NASA's Chandra X-ray Observatory and the National Radio Astronomy Observatory's Very Large Array have combined to discover the youngest supernova in the Milky Way galaxy.
Image: Supernova remnant G1.9+0.3. Image Credit: X-ray (NASA/CXC/NCSU/S. Reynolds et al.); Radio (NSF/NRAO/VLA/Cambridge/D. Green et al.)
At only 140 years old the supernova is younger than Cassiopeia A, the last known supernova in our galaxy which occurred around 1680. It had been missed by optical telescopes on Earth because it occurred close to the center of the galaxy and is embedded in a dense field of gas and dust, making it a trillion times fainter according to a NASA statement.
"We can see some supernova explosions with optical telescopes across half of the universe, but when they're in this murk we can miss them in our own cosmic backyard," said Stephen Reynolds of North Carolina State University in Raleigh, who led the Chandra study.
"Fortunately, the expanding gas cloud from the explosion shines brightly in radio waves and X-rays for thousands of years. X-ray and radio telescopes can see through all that obscuration and show us what we've been missing," he said.
"Cas A had been the reigning youngest remnant for so long that it took a while to sink in that we had found something less than half its age," Reynolds said.
Supernovas occur when a star explodes, causing a huge burst of radiation which can last several weeks or months.
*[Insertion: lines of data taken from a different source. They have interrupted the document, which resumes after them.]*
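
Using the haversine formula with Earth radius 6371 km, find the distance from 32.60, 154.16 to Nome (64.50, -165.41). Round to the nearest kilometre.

4484 km

Δλ = -165.41 − 154.16 = -319.57°; wrapped into (−180°, 180°]: 40.43°.
Δφ = 64.50 − 32.60 = 31.90°.
a = sin²(Δφ/2) + cos φ₁ · cos φ₂ · sin²(Δλ/2) = 0.118819.
c = 2·atan2(√a, √(1−a)) = 0.70384 rad → d = 6371·c ≈ 4484.17 km.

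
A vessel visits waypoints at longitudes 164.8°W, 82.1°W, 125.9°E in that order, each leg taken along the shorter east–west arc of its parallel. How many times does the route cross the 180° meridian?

1

Leg 1: -164.8° → -82.1°, shortest Δλ = 82.7° (east) — does not cross 180°.
Leg 2: -82.1° → +125.9°, shortest Δλ = -152.0° (west) — crosses 180°.
Total crossings: 1.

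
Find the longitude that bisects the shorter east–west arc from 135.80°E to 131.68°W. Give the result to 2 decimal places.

Signed shortest Δλ from +135.80° to -131.68° is +92.52°.
Midpoint longitude = +135.80° + (+92.52°)/2 = +135.80° + 46.26° = +182.06°.
Normalise into (−180°, 180°]: -177.94°.
(The naïve average (+135.80 + -131.68)/2 = 2.06° is on the wrong side of the globe.)

177.94°W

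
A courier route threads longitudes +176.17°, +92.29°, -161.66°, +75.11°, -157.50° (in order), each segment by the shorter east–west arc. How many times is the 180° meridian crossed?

Leg 1: +176.17° → +92.29°, shortest Δλ = -83.88° (west) — does not cross 180°.
Leg 2: +92.29° → -161.66°, shortest Δλ = 106.05° (east) — crosses 180°.
Leg 3: -161.66° → +75.11°, shortest Δλ = -123.23° (west) — crosses 180°.
Leg 4: +75.11° → -157.50°, shortest Δλ = 127.39° (east) — crosses 180°.
Total crossings: 3.

3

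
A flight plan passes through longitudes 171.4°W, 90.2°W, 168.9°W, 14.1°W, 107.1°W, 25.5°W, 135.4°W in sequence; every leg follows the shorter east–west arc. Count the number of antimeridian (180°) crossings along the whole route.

0

Leg 1: -171.4° → -90.2°, shortest Δλ = 81.2° (east) — does not cross 180°.
Leg 2: -90.2° → -168.9°, shortest Δλ = -78.7° (west) — does not cross 180°.
Leg 3: -168.9° → -14.1°, shortest Δλ = 154.8° (east) — does not cross 180°.
Leg 4: -14.1° → -107.1°, shortest Δλ = -93.0° (west) — does not cross 180°.
Leg 5: -107.1° → -25.5°, shortest Δλ = 81.6° (east) — does not cross 180°.
Leg 6: -25.5° → -135.4°, shortest Δλ = -109.9° (west) — does not cross 180°.
Total crossings: 0.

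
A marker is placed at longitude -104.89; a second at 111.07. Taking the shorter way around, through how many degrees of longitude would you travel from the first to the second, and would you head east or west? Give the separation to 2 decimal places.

Raw difference: 111.07 − -104.89 = 215.96°.
Normalise into (−180°, 180°]: 215.96° − 360° = -144.04°.
Negative ⇒ the second point lies to the west; separation 144.04°.

144.04° west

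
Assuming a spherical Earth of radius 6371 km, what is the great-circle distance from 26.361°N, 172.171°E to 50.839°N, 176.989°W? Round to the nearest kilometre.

2873 km

Δλ = -176.989 − 172.171 = -349.160°; wrapped into (−180°, 180°]: 10.840°.
Δφ = 50.839 − 26.361 = 24.478°.
a = sin²(Δφ/2) + cos φ₁ · cos φ₂ · sin²(Δλ/2) = 0.049988.
c = 2·atan2(√a, √(1−a)) = 0.45097 rad → d = 6371·c ≈ 2873.14 km.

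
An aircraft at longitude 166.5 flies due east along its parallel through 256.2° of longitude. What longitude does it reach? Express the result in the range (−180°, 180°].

+62.7°

Start at +166.5°; shift +256.2° → +422.7°.
+422.7° lies outside (−180°, 180°]; subtract 360° → +62.7°.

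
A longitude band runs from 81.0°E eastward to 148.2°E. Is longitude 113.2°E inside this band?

Band width going east from +81.0° to +148.2°: ((148.2 − 81.0) mod 360) = 67.2°.
Offset of +113.2° east of the west edge: ((113.2 − 81.0) mod 360) = 32.2°.
32.2° ≤ 67.2° ⇒ inside.

Yes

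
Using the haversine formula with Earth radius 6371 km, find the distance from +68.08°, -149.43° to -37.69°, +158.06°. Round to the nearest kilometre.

12542 km

Δλ = 158.06 − -149.43 = 307.49°; wrapped into (−180°, 180°]: -52.51°.
Δφ = -37.69 − 68.08 = -105.77°.
a = sin²(Δφ/2) + cos φ₁ · cos φ₂ · sin²(Δλ/2) = 0.693697.
c = 2·atan2(√a, √(1−a)) = 1.96860 rad → d = 6371·c ≈ 12541.95 km.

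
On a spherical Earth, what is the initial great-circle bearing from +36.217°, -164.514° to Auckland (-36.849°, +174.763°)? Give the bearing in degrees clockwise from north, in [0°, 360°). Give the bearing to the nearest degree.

197°

Δλ = 174.763 − -164.514 = 339.277°; wrapped into (−180°, 180°]: -20.723°.
θ = atan2( sin Δλ · cos φ₂ , cos φ₁ · sin φ₂ − sin φ₁ · cos φ₂ · cos Δλ )
  = atan2(-0.28316, -0.92605) = -162.998° → normalised to [0°, 360°): 197.002°.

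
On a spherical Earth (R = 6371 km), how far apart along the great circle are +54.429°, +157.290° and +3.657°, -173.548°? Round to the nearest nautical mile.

3364 nmi

Δλ = -173.548 − 157.290 = -330.838°; wrapped into (−180°, 180°]: 29.162°.
Δφ = 3.657 − 54.429 = -50.772°.
a = sin²(Δφ/2) + cos φ₁ · cos φ₂ · sin²(Δλ/2) = 0.220588.
c = 2·atan2(√a, √(1−a)) = 0.97783 rad → d = 6371·c ≈ 6229.75 km ≈ 3363.80 nmi.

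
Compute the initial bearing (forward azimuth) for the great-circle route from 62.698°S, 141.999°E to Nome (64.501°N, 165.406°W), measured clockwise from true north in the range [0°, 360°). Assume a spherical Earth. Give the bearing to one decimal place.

27.9°

Δλ = -165.406 − 141.999 = -307.405°; wrapped into (−180°, 180°]: 52.595°.
θ = atan2( sin Δλ · cos φ₂ , cos φ₁ · sin φ₂ − sin φ₁ · cos φ₂ · cos Δλ )
  = atan2(0.34197, 0.64637) = 27.881° → normalised to [0°, 360°): 27.881°.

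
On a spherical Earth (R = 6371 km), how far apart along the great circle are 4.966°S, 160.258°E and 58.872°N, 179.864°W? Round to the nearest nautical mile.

3950 nmi

Δλ = -179.864 − 160.258 = -340.122°; wrapped into (−180°, 180°]: 19.878°.
Δφ = 58.872 − -4.966 = 63.838°.
a = sin²(Δφ/2) + cos φ₁ · cos φ₂ · sin²(Δλ/2) = 0.294887.
c = 2·atan2(√a, √(1−a)) = 1.14809 rad → d = 6371·c ≈ 7314.51 km ≈ 3949.52 nmi.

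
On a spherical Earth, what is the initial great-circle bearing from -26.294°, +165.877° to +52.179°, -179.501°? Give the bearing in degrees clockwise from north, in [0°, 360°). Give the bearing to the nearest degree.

Δλ = -179.501 − 165.877 = -345.378°; wrapped into (−180°, 180°]: 14.622°.
θ = atan2( sin Δλ · cos φ₂ , cos φ₁ · sin φ₂ − sin φ₁ · cos φ₂ · cos Δλ )
  = atan2(0.15480, 0.97103) = 9.058° → normalised to [0°, 360°): 9.058°.

9°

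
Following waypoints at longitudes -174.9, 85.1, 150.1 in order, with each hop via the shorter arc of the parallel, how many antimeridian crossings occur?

1

Leg 1: -174.9° → +85.1°, shortest Δλ = -100.0° (west) — crosses 180°.
Leg 2: +85.1° → +150.1°, shortest Δλ = 65.0° (east) — does not cross 180°.
Total crossings: 1.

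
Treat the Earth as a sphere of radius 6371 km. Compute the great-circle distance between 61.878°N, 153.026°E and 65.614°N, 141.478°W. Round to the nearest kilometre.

Δλ = -141.478 − 153.026 = -294.504°; wrapped into (−180°, 180°]: 65.496°.
Δφ = 65.614 − 61.878 = 3.736°.
a = sin²(Δφ/2) + cos φ₁ · cos φ₂ · sin²(Δλ/2) = 0.058010.
c = 2·atan2(√a, √(1−a)) = 0.48649 rad → d = 6371·c ≈ 3099.43 km.

3099 km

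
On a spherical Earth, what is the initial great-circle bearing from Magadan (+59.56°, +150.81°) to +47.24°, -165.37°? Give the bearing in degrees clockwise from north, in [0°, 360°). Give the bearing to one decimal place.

96.1°

Δλ = -165.37 − 150.81 = -316.18°; wrapped into (−180°, 180°]: 43.82°.
θ = atan2( sin Δλ · cos φ₂ , cos φ₁ · sin φ₂ − sin φ₁ · cos φ₂ · cos Δλ )
  = atan2(0.47009, -0.05036) = 96.115° → normalised to [0°, 360°): 96.115°.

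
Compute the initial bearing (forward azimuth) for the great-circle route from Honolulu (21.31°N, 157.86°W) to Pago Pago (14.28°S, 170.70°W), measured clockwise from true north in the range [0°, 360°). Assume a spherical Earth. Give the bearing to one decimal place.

Δλ = -170.70 − -157.86 = -12.84°.
θ = atan2( sin Δλ · cos φ₂ , cos φ₁ · sin φ₂ − sin φ₁ · cos φ₂ · cos Δλ )
  = atan2(-0.21536, -0.57317) = -159.407° → normalised to [0°, 360°): 200.593°.

200.6°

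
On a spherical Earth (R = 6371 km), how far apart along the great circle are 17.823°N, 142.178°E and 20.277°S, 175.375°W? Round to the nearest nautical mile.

3388 nmi

Δλ = -175.375 − 142.178 = -317.553°; wrapped into (−180°, 180°]: 42.447°.
Δφ = -20.277 − 17.823 = -38.100°.
a = sin²(Δφ/2) + cos φ₁ · cos φ₂ · sin²(Δλ/2) = 0.223560.
c = 2·atan2(√a, √(1−a)) = 0.98498 rad → d = 6371·c ≈ 6275.31 km ≈ 3388.40 nmi.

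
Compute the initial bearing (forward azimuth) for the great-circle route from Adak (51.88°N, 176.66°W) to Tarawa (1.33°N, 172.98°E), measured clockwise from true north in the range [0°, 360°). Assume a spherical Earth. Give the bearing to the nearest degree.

Δλ = 172.98 − -176.66 = 349.64°; wrapped into (−180°, 180°]: -10.36°.
θ = atan2( sin Δλ · cos φ₂ , cos φ₁ · sin φ₂ − sin φ₁ · cos φ₂ · cos Δλ )
  = atan2(-0.17978, -0.75936) = -166.680° → normalised to [0°, 360°): 193.320°.

193°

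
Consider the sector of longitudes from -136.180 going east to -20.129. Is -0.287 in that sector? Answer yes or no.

No

Band width going east from -136.180° to -20.129°: ((-20.129 − -136.180) mod 360) = 116.051°.
Offset of -0.287° east of the west edge: ((-0.287 − -136.180) mod 360) = 135.893°.
135.893° > 116.051° ⇒ outside.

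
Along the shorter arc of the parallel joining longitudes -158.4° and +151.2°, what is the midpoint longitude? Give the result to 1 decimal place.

Signed shortest Δλ from -158.4° to +151.2° is -50.4°.
Midpoint longitude = -158.4° + (-50.4°)/2 = -158.4° − 25.2° = -183.6°.
Normalise into (−180°, 180°]: +176.4°.
(The naïve average (-158.4 + +151.2)/2 = -3.6° is on the wrong side of the globe.)

+176.4°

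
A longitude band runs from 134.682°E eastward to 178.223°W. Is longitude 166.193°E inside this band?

Yes

Band width going east from +134.682° to -178.223°: ((-178.223 − 134.682) mod 360) = 47.095°.
Offset of +166.193° east of the west edge: ((166.193 − 134.682) mod 360) = 31.511°.
31.511° ≤ 47.095° ⇒ inside.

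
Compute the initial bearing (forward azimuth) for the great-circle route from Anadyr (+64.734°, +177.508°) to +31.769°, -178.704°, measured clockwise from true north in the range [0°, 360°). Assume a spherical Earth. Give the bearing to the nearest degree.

Δλ = -178.704 − 177.508 = -356.212°; wrapped into (−180°, 180°]: 3.788°.
θ = atan2( sin Δλ · cos φ₂ , cos φ₁ · sin φ₂ − sin φ₁ · cos φ₂ · cos Δλ )
  = atan2(0.05617, -0.54245) = 174.088° → normalised to [0°, 360°): 174.088°.

174°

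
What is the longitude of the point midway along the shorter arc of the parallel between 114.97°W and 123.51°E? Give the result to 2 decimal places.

Signed shortest Δλ from -114.97° to +123.51° is -121.52°.
Midpoint longitude = -114.97° + (-121.52°)/2 = -114.97° − 60.76° = -175.73°.
(The naïve average (-114.97 + +123.51)/2 = 4.27° is on the wrong side of the globe.)

175.73°W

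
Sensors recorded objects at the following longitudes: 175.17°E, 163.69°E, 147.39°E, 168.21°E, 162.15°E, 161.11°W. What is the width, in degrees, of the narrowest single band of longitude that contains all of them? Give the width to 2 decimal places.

51.50°

Sort the longitudes: -161.11°, +147.39°, +162.15°, +163.69°, +168.21°, +175.17°.
Eastward gaps between consecutive values (wrapping around): 308.50°, 14.76°, 1.54°, 4.52°, 6.96°, 23.72°.
Largest gap = 308.50° ⇒ minimal covering band is its complement: 360° − 308.50° = 51.50°.
Band runs from +147.39° eastward to -161.11°, crossing the antimeridian.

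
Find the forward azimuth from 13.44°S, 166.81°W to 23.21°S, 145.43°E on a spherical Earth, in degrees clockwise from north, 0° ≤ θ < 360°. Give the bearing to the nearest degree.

251°

Δλ = 145.43 − -166.81 = 312.24°; wrapped into (−180°, 180°]: -47.76°.
θ = atan2( sin Δλ · cos φ₂ , cos φ₁ · sin φ₂ − sin φ₁ · cos φ₂ · cos Δλ )
  = atan2(-0.68042, -0.23971) = -109.407° → normalised to [0°, 360°): 250.593°.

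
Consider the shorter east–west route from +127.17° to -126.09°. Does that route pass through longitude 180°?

Yes

Naïve |-126.09 − 127.17| = 253.26° > 180°, so the shorter arc goes the other way round — across 180°.
Signed shortest Δλ = ((-126.09 − 127.17 + 180) mod 360) − 180 = 106.74°.
Going east by 106.74° from +127.17° passes through 180° before reaching -126.09°.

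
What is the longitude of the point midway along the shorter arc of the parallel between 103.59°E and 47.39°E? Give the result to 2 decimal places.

75.49°E

Signed shortest Δλ from +103.59° to +47.39° is -56.20°.
Midpoint longitude = +103.59° + (-56.20°)/2 = +103.59° − 28.10° = +75.49°.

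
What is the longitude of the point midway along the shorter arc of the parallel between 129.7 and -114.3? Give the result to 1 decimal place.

Signed shortest Δλ from +129.7° to -114.3° is +116.0°.
Midpoint longitude = +129.7° + (+116.0°)/2 = +129.7° + 58.0° = +187.7°.
Normalise into (−180°, 180°]: -172.3°.
(The naïve average (+129.7 + -114.3)/2 = 7.7° is on the wrong side of the globe.)

-172.3°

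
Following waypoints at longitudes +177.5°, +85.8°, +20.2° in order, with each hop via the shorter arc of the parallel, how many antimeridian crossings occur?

Leg 1: +177.5° → +85.8°, shortest Δλ = -91.7° (west) — does not cross 180°.
Leg 2: +85.8° → +20.2°, shortest Δλ = -65.6° (west) — does not cross 180°.
Total crossings: 0.

0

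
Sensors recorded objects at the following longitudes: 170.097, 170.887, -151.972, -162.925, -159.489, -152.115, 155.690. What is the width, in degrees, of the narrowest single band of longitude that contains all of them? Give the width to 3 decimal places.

Sort the longitudes: -162.925°, -159.489°, -152.115°, -151.972°, +155.690°, +170.097°, +170.887°.
Eastward gaps between consecutive values (wrapping around): 3.436°, 7.374°, 0.143°, 307.662°, 14.407°, 0.790°, 26.188°.
Largest gap = 307.662° ⇒ minimal covering band is its complement: 360° − 307.662° = 52.338°.
Band runs from +155.690° eastward to -151.972°, crossing the antimeridian.

52.338°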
The explosion sends the star's material out at a tenth of the speed of light, causing a shockwave of gas and dust, known as a supernova remnant.
David Green of the University of Cambridge in the United Kingdom, who led the Very Large Array study, predicts there should be many more such supernovas.
"If the supernova rate estimates are correct, there should be the remnants of about 10 supernova explosions that are younger than Cassiopeia A," he said."It's great to finally track one of them down."